Sunday, November 25, 2007

the (family) ties that bind

is it beginning to happen already? so soon?
i have already found myself frustrated with my mom, who i'm living with.
maybe it's because we were both underfed and at cranky blood sugar lows, but i found myself holding back commentary and rude remarks as my mom set to rearrange everything i just (neatly) did while organizing the pantry. i was mentally accusing her of being a control freak, but then mentally shrugged when i remembered that i, too, have those tendencies.

thanksgiving however, went pretty well. i spent it in san antonio with my dad and my sister and it was mellow and casual and thankfully not a big deal. it was nice to spend a couple of days with those crazy geminis.

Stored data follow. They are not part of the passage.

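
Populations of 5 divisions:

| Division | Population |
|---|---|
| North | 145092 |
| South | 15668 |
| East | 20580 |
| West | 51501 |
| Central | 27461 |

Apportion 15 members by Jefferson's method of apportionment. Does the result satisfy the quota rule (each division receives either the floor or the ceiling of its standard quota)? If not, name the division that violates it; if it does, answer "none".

Standard quotas: North 8.361, South 0.903, East 1.186, West 2.968, Central 1.582.
Jefferson allocation: North 9, South 1, East 1, West 3, Central 1.
Every allocation lies between the lower and upper quota.

none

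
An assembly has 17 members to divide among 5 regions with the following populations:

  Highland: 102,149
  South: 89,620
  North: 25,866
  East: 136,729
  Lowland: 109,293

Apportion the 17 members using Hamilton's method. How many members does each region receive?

Total 463657; standard divisor 463657/17 ≈ 27273.941.
Standard quotas: Highland 3.7453, South 3.2859, North 0.9484, East 5.0132, Lowland 4.0072.
Lower quotas: Highland 3, South 3, North 0, East 5, Lowland 4 (sum 15, leaving 2 seats).
Remainders in descending order: North 0.9484, Highland 0.7453, South 0.2859, East 0.0132, Lowland 0.0072.
Largest remainders: North, Highland receive the extra seats.

Highland 4, South 3, North 1, East 5, Lowland 4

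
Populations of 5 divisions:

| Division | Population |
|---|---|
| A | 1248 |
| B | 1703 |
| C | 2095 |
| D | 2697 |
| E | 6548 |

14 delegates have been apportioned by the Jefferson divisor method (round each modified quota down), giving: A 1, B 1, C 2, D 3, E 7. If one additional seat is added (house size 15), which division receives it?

Priority for the next seat is population ÷ (current seats + 1).
Priorities: A 624.000, B 851.500, C 698.333, D 674.250, E 818.500.
Highest priority: B.

B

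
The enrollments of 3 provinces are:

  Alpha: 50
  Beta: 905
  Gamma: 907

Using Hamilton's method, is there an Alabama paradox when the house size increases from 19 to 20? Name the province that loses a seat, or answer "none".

Alpha

At 19 seats: Alpha 1, Beta 9, Gamma 9.
At 20 seats: Alpha 0, Beta 10, Gamma 10.
Alpha drops from 1 to 0.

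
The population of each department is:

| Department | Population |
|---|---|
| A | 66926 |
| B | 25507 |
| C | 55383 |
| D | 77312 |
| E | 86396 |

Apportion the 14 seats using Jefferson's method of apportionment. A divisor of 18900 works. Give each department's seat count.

With modified divisor 18900: modified quotas A 3.541, B 1.350, C 2.930, D 4.091, E 4.571.
Rounding down: A 3, B 1, C 2, D 4, E 4 (total 14).

A 3, B 1, C 2, D 4, E 4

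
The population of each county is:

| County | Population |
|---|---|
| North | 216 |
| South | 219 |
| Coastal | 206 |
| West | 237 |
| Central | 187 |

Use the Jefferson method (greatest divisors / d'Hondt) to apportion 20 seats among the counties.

Standard divisor 1065/20 ≈ 53.25; standard quotas: North 4.056, South 4.113, Coastal 3.869, West 4.451, Central 3.512.
Rounding down gives 4, 4, 3, 4, 3 = 18 seats, so the divisor must be adjusted.
With modified divisor 47: modified quotas North 4.596, South 4.660, Coastal 4.383, West 5.043, Central 3.979.
Rounding down: North 4, South 4, Coastal 4, West 5, Central 3 (total 20).

North 4, South 4, Coastal 4, West 5, Central 3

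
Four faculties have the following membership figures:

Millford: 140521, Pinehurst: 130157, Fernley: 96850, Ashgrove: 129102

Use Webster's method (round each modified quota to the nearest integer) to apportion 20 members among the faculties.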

after coming back to austin, i found the house slightly more occupied than usual as my two younger stepsisters were staying for the night, but, after being in close and more socially intimate quarters in san antonio, being in this big house where everyone has their own tv and room to hang out in, i found walking around the house and still seeing no one kind of disconcerting. and it just made me feel lonelier than i already did.

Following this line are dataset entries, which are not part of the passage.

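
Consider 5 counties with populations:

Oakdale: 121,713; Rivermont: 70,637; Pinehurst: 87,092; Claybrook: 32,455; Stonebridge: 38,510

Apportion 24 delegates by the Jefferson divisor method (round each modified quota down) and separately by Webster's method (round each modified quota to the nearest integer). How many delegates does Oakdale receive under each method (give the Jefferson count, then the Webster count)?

9 and 8

Jefferson: Oakdale 9, Rivermont 5, Pinehurst 6, Claybrook 2, Stonebridge 2.
Webster: Oakdale 8, Rivermont 5, Pinehurst 6, Claybrook 2, Stonebridge 3.
Oakdale gets 9 under Jefferson and 8 under Webster.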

then i received an email with an invite to a movie and a party, but due to lack of personal wheels, living way the f out, and the weather being poor for driving on the curvy hills by the house, i had to decline the invitations. but just the invitations made me feel better. though i still feel a little lonely. maybe it's the gloomy weather.

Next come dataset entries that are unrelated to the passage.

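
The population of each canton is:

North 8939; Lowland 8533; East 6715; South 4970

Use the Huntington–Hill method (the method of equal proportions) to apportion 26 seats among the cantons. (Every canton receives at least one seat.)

With divisor 1126: modified quotas North 7.939, Lowland 7.578, East 5.964, South 4.414.
Geometric-mean thresholds: North √(7·8)=7.483, Lowland √(7·8)=7.483, East √(5·6)=5.477, South √(4·5)=4.472.
Each quota rounded against its threshold gives North 8, Lowland 8, East 6, South 4 (total 26).

North 8; Lowland 8; East 6; South 4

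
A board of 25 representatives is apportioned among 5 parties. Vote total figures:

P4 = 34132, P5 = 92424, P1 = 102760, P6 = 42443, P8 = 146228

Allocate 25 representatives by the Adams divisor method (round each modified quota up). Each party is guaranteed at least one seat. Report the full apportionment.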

so i've set my sights on greener (however temporary) pastures. concentrating on my january travel plans which officially include a road trip out L.A. and a week long stay, semi-officially include a trip to thailand where i have a place to stay for a week, and unofficially include a subsequent jaunt to singapore, where i have an offer of a couch to sleep on. now if someone could just show me the money, that would be grand.